In the West, aid is usually funded through open sources like DFID or UNAID or other forms. The aid is not given purely as a donation instead it has many steps where it asks one for their organisational information and so on. It even has many funding rounds (stages) of accquiring monteary funds. This allows one to approach each agency, and explain clearly what is needed and what is meant.

This is not the case in Pakistan.

  1. Limited Resources Distribution: When government funding is allocated without transparency or accountability, it can result in a few select NGOs receiving the majority of the resources, leaving others with limited support. This can hinder the overall development and impact of the NGO sector.
  2. Inequality and Unfair Practices: Without transparency, there’s a risk of inequality and unfair practices in the selection process for funding. NGOs that have connections or political affiliations may receive preferential treatment over others, regardless of their effectiveness or impact.
  3. Dependency on Government Funding: NGOs and NPOs becoming overly reliant on government funding can be problematic, especially when the funding allocation process lacks transparency. Dependence on a single funding source can undermine the independence and autonomy of these organizations, limiting their ability to pursue their mission effectively.
  4. Potential Solutions:
    • Advocacy for Transparency: NGOs and NPOs, along with civil society organizations, can advocate for greater transparency and accountability in the allocation of government funding. This can involve lobbying for policy reforms that mandate transparent processes for funding distribution.
    • Diversification of Funding Sources: Encouraging NGOs to diversify their funding sources can reduce dependency on government funding. This may involve seeking support from international donors, private foundations, corporate sponsors, and individual donors.
    • Capacity Building: Providing capacity-building support to NGOs and NPOs can help them become more sustainable and resilient, reducing their reliance on government funding. This support can include training in fundraising, financial management, and organizational development.
    • Networking and Collaboration: NGOs can also collaborate and network with each other to share resources, best practices, and advocacy efforts. Collective action can amplify their voices and increase their influence in advocating for fair and transparent funding practices.

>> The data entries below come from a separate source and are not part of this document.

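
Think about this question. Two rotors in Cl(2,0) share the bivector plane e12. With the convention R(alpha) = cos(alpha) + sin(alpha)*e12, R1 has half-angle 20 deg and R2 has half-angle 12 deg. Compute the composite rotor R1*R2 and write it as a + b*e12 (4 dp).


Same-plane rotors commute and their half-angles add:
R1*R2 = cos(a1 + a2) + sin(a1 + a2)*e12.
a1 + a2 = 20 + 12 = 32 deg
cos(32 deg) = 0.8480
sin(32 deg) = 0.5299
R1*R2 = 0.8480 + 0.5299*e12


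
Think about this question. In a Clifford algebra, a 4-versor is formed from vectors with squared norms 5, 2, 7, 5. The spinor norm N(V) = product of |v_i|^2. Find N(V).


Spinor norm N(V) = |v1|^2 * |v2|^2 * ... * |v4|^2
= 5 * 2 * 7 * 5
Running product: 5, 10, 70, 350
N(V) = 350


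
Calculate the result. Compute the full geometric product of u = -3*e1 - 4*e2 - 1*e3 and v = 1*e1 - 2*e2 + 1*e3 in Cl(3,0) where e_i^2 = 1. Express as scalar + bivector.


In Cl(3,0): e_i^2 = 1, e_ie_j = -e_je_i for i != j.
Scalar part = u . v = (-3)*1 + (-4)*(-2) + (-1)*1
= -3 + 8 + (-1) = 4
e12 coeff = (-3)*(-2) - (-4)*1 = 6 - (-4) = 10
e13 coeff = (-3)*1 - (-1)*1 = -3 - (-1) = -2
e23 coeff = (-4)*1 - (-1)*(-2) = -4 - 2 = -6
uv = 4 + 10*e12 - 2*e13 - 6*e23


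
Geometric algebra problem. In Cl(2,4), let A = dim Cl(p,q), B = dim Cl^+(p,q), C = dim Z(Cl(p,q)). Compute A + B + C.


n = 2 + 4 = 6
Total dim = 2^6 = 64
Even subalgebra dim = 2^5 = 32
n is even, so center dim = 1
Sum = 64 + 32 + 1 = 97


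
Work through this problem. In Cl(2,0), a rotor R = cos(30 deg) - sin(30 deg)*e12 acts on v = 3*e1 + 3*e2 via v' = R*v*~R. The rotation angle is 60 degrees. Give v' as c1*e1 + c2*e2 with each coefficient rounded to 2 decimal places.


Rotor R = cos(30deg) - sin(30deg)*e12
Rotation angle theta = 2 * 30 = 60 degrees
v' = R*v*~R rotates v by theta.
cos(60deg) = 0.5000, sin(60deg) = 0.8660
v'_1 = 3*cos(60deg) - 3*sin(60deg)
= 3*0.5000 - 3*0.8660
= -1.10
v'_2 = 3*sin(60deg) + 3*cos(60deg)
= 3*0.8660 + 3*0.5000
= 4.10
v' = -1.10*e1 + 4.10*e2


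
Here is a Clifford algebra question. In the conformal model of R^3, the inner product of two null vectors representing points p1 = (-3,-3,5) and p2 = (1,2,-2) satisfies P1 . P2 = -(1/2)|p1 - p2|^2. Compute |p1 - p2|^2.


p1 - p2 = (-4, -5, 7)
|p1 - p2|^2 = (-4)^2 + (-5)^2 + 7^2
= 16 + 25 + 49
= 90


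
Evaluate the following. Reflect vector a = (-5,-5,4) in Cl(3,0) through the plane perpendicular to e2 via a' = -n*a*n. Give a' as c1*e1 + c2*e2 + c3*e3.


Reflection formula: a' = -n*a*n, with n = e2 (unit vector, n^2 = 1).
For reflection through hyperplane perp to e2:
The component along e2 flips sign, others stay.
a = (-5, -5, 4)
a' = (-5, 5, 4)
a' = -5*e1 + 5*e2 + 4*e3


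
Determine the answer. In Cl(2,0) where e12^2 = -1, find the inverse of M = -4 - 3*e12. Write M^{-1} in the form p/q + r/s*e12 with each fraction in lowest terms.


M = -4 - 3*e12, where e12^2 = -1.
Since M commutes with its reverse ~M = a - b*e12, M * ~M = a^2 - b^2*e12^2 = a^2 + b^2.
So M^{-1} = ~M / (a^2 + b^2) = (a - b*e12)/(a^2 + b^2).
a^2 + b^2 = 16 + 9 = 25
Scalar part = -4/25 = -4/25
Bivector coeff = 3/25 = 3/25
M^{-1} = -4/25 + 3/25*e12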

Addressing these challenges requires collective action from NGOs, NPOs, government agencies, and civil society to promote transparency, accountability, and equitable distribution of resources in Pakistan’s development sector.

In Gilgit Baltistan, the NGO has tried to push the government away from this model, and we have reached somewhat success however much work is needed to bring Western model of foreign aid into good governance.